Alfred Pizzey Newton, born in 1830, was a native of Rayleigh, Essex, but, through his mother, of Italian descent. Newton became interested in art when he moved to London at the age of fifteen and was apprenticed to Messrs Dickenson, a firm of print-sellers and publishers in Bond Street. He subsequently studied watercolour and opened a studio in Maddox Street for pupils during the London season.

Newton's earliest works were painted in the western Highlands of Scotland, and, as he happened to be painting the scenery near Inverlochy Castle, which was then occupied by Queen Victoria, he obtained her patronage. She selected him to paint a picture as a wedding gift to the Princess Royal in January 1858, and he also contributed some sketches in the area around Inverlochy Castle in Inverness-shire for the royal album of drawings.

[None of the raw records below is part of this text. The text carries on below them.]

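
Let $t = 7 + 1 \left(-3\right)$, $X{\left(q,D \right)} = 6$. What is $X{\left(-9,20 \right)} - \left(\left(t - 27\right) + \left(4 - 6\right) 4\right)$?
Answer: $37$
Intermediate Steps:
$t = 4$ ($t = 7 - 3 = 4$)
$X{\left(-9,20 \right)} - \left(\left(t - 27\right) + \left(4 - 6\right) 4\right) = 6 - \left(\left(4 - 27\right) + \left(4 - 6\right) 4\right) = 6 - \left(-23 - 8\right) = 6 - -31 = 6 + 31 = 37$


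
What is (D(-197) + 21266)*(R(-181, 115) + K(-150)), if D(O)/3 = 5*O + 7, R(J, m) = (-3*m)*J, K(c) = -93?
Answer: 1143036864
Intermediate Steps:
R(J, m) = -3*J*m
D(O) = 21 + 15*O (D(O) = 3*(5*O + 7) = 3*(7 + 5*O) = 21 + 15*O)
(D(-197) + 21266)*(R(-181, 115) + K(-150)) = ((21 + 15*(-197)) + 21266)*(-3*(-181)*115 - 93) = ((21 - 2955) + 21266)*(62445 - 93) = (-2934 + 21266)*62352 = 18332*62352 = 1143036864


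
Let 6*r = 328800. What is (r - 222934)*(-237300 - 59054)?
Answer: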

He exhibited a few pictures at the Royal Academy in 1855 and the following years, and on 1 March 1858 he was elected an associate of the "Old" Society of Painters in Water-colours. From this time he was a constant and prolific contributor to their exhibitions, though he did not attain full membership until 24 March 1879; in all, he exhibited 249 drawings with the society and five with the Royal Academy.

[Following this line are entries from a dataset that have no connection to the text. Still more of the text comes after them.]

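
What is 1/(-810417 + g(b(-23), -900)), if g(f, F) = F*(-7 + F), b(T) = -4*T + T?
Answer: 1/5883 ≈ 0.00016998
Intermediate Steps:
b(T) = -3*T
1/(-810417 + g(b(-23), -900)) = 1/(-810417 - 900*(-7 - 900)) = 1/(-810417 - 900*(-907)) = 1/(-810417 + 816300) = 1/5883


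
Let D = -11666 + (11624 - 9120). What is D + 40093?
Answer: 30931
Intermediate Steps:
D = -9162 (D = -11666 + 2504 = -9162)
D + 40093 = -9162 + 40093 = 30931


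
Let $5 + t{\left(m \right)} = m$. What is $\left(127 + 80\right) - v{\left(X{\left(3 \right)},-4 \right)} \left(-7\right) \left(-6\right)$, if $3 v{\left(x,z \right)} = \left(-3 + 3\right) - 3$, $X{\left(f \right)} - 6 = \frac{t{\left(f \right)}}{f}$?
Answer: $249$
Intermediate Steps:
$t{\left(m \right)} = -5 + m$
$X{\left(f \right)} = 6 + \frac{-5 + f}{f}$
$v{\left(x,z \right)} = -1$ ($v{\left(x,z \right)} = \frac{\left(-3 + 3\right) - 3}{3} = \frac{0 - 3}{3} = \frac{1}{3} \left(-3\right) = -1$)
$\left(127 + 80\right) - v{\left(X{\left(3 \right)},-4 \right)} \left(-7\right) \left(-6\right) = \left(127 + 80\right) - \left(-1\right) \left(-7\right) \left(-6\right) = 207 - 7 \left(-6\right) = 207 - -42 = 207 + 42 = 249$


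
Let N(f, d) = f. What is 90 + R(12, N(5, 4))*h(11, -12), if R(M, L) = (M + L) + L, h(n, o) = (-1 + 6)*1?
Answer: 200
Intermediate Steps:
h(n, o) = 5 (h(n, o) = 5*1 = 5)
R(M, L) = M + 2*L (R(M, L) = (L + M) + L = M + 2*L)
90 + R(12, N(5, 4))*h(11, -12) = 90 + (12 + 2*5)*5 = 90 + (12 + 10)*5 = 90 + 22*5 = 90 + 110 = 200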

Most of Newton's works were atmospheric highland scenes showing effects of light and weather. A winter scene, Mountain Gloom, painted in the Pass of Glencoe under trying circumstances, attracted notice in 1860: it was said that in the severe winter he continued with his drawing despite a frost so intense that he was forced to mix his colours with pure whisky instead of water. This picture was afterwards sent to the Philadelphia exhibition, where Newton was awarded a diploma of merit.

In 1862 Newton visited the Riviera and Italy, finding there many subjects for his later pictures. In 1880 his picture of The Mountain Pass was much commended. In 1882, though in failing health, Newton visited Athens, painting there, among other pictures, one called Shattered Desolation.

Newton married Jessie, the second daughter of Edward Wylie of Rock Ferry, Birkenhead, on 28 April 1864, and by her had five children. He died at his father-in-law's house at 14 Rock Park, Rock Ferry, Birkenhead, on 9 September 1883, aged fifty-three. A portrait of him appeared in the Illustrated London News on 27 October 1883.